The development however still believed to be in its tender or early stages since 1990, it has been noted that the number of companies listed in both the stock exchanges developed by at least one hundred times. The total capitalization of the market by far is more than five hundred billion US dollars (Jianguo et al. 2007). Research shows that the stock market of China has got a number of negative things (Lu, 2014). The negative things, for instance, include a structure of governance that is incompetent, significant market defect structures, and a regulatory capacity that is inadequate and finally wild market manipulators.
It is, therefore, necessary to fix the issues for the sake of future long-term development of the economy in the market. There are a number of market features in China that are idiosyncratic and unique. The features, for instance, include the different shares that are offered to state, enterprises, and individuals with different circulation regulation and purchasing costs and finally strict market segmentation for foreign and domestic investors (Lu 2014). Other features also include high rates of transfers high profit-earning (P/E) indicator values and risks that are relatively high.
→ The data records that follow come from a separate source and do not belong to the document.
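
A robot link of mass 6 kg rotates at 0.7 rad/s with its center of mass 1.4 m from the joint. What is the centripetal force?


F = m * omega^2 * r
= 6 * 0.7^2 * 1.4
= 6 * 0.49 * 1.4
= 4.116 N


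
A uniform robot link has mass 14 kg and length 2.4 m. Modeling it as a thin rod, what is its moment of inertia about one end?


I = (1/3) * m * L^2
= (1/3) * 14 * 2.4^2
= 0.333333 * 14 * 5.76
= 26.88 kg*m^2


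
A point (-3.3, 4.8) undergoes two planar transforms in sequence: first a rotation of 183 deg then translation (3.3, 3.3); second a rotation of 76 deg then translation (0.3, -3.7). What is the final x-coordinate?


After transform 1:
x1 = cos(183)*-3.3 - sin(183)*4.8 + 3.3 = 6.8467
y1 = sin(183)*-3.3 + cos(183)*4.8 + 3.3 = -1.3207
After transform 2:
x2 = cos(76)*6.8467 - sin(76)*-1.3207 + 0.3
= 3.2378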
There is a relatively low quality of investor education as well. The regulatory system maturity is also doubtful. This paper analyzes the development of the stock market of China indicating the fundamental future development issues (Lu 2014). The Development of the Chinese Stock Markets The People’ s Republic of China saw the two exchange markets opening in 1990 (OECD 2003). The Shangai Stock Exchange which was established in 1990 and in 1991 the Shenzhen stock exchange was also established.
The two stock markets have been rapidly developing since then. Their developments have significantly contributed to the economic growth of the country. The stock markets stimulate corporate governance, financing and investment, and the entire financial system of China. Some Chinese economists in the 1980s raised the use of shareholding system possible for the purposes of improving the corporate ownership and structure of the government (Swanson 2007). Some enterprises at the same time (the 1980s) begun to offer equity shares to the public so as to raise capital.
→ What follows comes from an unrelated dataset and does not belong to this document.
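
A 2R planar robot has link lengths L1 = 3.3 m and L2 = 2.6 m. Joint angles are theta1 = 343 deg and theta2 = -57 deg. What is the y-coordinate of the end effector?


Convert angles to radians: theta1 = 5.9865, theta2 = -0.9948
y = L1*sin(theta1) + L2*sin(theta1+theta2)
y = -0.9648 + -2.4993
y = -3.4641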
The early shareholding companies’ success gives encouragement to more enterprises to follow. Shareholding hence ends up becoming a practice accepted by the government. The over the counter share trading by the late 80s was popular in cities such as Shenzhen and Shanghai where there was a high concentration of the shareholding companies. The two stock exchanges (Shanghai and Shenzhen) were established in 1990 and 1991 respectively by the government so as to discourage the black-market trading as well as the unorganized trading (Huang et al. 2002). The two exchanges were set to help in shares trading centralization and promotion of advanced mechanisms of trading.
They did so by, for instance, making use of mechanisms of the trade such as paperless trading and matching of orders by the help of computers. The innovations have significantly improved, in a tremendous manner, the market efficiency for equity share trading. The two-stoke exchanges in 1991 made a launch of the B-shares that were seen to have dominated Hong Kong or US dollars. The B-shares were exclusively available for investors outside the mainland of China and were designed so as to attract Chinese foreign-currency investment (Wang 1999).